Der Text aus dem Anfang des 15. Jahrhunderts wird immer wieder dem Straßburger Mystiker Johannes Tauler (1300-1361) zugeschrieben, auch wenn dessen Autorenschaft umstritten ist. Zumindest geht das Lied auf Predigten von ihm zurück. Das Schiff als Sinnbild mit symbolischen Funktionen all seiner Teile ist seit langem ein Klassiker der religiösen Dichtung und wurde über die Jahrhunderte immer wieder aufgegriffen. Es weist bereits auf die Barockdichtung hin, in der Motive wie das Schiff für den von Höhen und Tiefen bestimmten Glaubensweg sowohl des einzelnen Christen wie auch der Gemeinschaft immer wieder herangezogen wird. ("Mein oft bestürmtes Schiff, der grimmen Winde Spiel, / Der frechen Wellen Ball, das schier die Flut getrennet", textet etwa Andreas Gryphius 1637.)

Glaube verändert sich

Der Glaube begleitet die Literatur und ihre Autorinnen und Autoren, doch wie sich die Welt ändert, ändert sich auch die Art und Weise, wie Religion in den Texten vorkommt: Sind die frühen Lieder noch sehr eng an das liturgische Geschehen und die Kirche angelehnt, löst sich das Verhältnis mit der Zeit, der Glaube wird individueller. Religiöse Lyrik wird für die Schreibenden mehr und mehr zu einem Medium für ganz grundsätzliche Überlegungen zur eigenen Identität, Leben und Sterben.

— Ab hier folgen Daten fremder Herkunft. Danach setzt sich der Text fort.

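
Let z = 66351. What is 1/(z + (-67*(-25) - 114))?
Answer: 1/67912 ≈ 1.4725e-5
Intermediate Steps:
1/(z + (-67*(-25) - 114)) = 1/(66351 + (-67*(-25) - 114)) = 1/(66351 + (1675 - 114)) = 1/(66351 + 1561) = 1/67912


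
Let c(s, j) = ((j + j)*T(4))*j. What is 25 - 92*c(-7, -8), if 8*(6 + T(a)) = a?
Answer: 64793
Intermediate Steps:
T(a) = -6 + a/8
c(s, j) = -11*j² (c(s, j) = ((j + j)*(-6 + (⅛)*4))*j = ((2*j)*(-6 + ½))*j = ((2*j)*(-11/2))*j = (-11*j)*j = -11*j²)
25 - 92*c(-7, -8) = 25 - (-1012)*(-8)² = 25 - (-1012)*64 = 25 - 92*(-704) = 25 + 64768 = 64793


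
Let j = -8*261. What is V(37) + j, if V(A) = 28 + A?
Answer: -2023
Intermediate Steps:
j = -2088
V(37) + j = (28 + 37) - 2088 = 65 - 2088 = -2023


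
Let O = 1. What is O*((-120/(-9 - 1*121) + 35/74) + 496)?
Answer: 478495/962 ≈ 497.40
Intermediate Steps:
O*((-120/(-9 - 1*121) + 35/74) + 496) = 1*((-120/(-9 - 1*121) + 35/74) + 496) = 1*((-120/(-9 - 121) + 35*(1/74)) + 496) = 1*((-120/(-130) + 35/74) + 496) = 1*((-120*(-1/130) + 35/74) + 496) = 1*((12/13 + 35/74) + 496) = 1*(1343/962 + 496) = 1*(478495/962) = 478495/962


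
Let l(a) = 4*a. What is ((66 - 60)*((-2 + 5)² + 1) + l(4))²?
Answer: 5776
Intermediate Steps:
((66 - 60)*((-2 + 5)² + 1) + l(4))² = ((66 - 60)*((-2 + 5)² + 1) + 4*4)² = (6*(3² + 1) + 16)² = (6*(9 + 1) + 16)² = (6*10 + 16)² = (60 + 16)² = 76² = 5776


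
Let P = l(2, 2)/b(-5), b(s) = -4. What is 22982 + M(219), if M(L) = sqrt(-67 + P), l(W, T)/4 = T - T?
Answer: 22982 + I*sqrt(67) ≈ 22982.0 + 8.1853*I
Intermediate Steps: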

"Mit dem Fleische ist die Sünde
Aus der Erde aufgegangen;
In der Mutter muss ich wühlen,
Bis der Vater sich erbarmet!"

So heißt es etwa in den "Romanzen vom Rosenkranz" von Clemens Brentano (1778-1842). Nicht mehr (nur) das Lob oder die Bitte an Gott steht im Vordergrund, sondern die Abgründigkeit des menschlichen Lebens und der Welt an sich ist Thema. Das ist typisch für die Romantik: Lyriker suchen das Göttliche, aber spätestens mit der Französischen Revolution sind die Bande zur Kirche nicht mehr so stark, sie beschreiten andere, freiere Wege. Das religiöse Erleben des Einzelnen ist wichtiger als die Selbstversicherung einer größeren Gemeinschaft. Eine Denkwelt, die in der individuellen Erlösung des Christentums sowie den Schriften der Mystiker durchaus Vorbilder hat.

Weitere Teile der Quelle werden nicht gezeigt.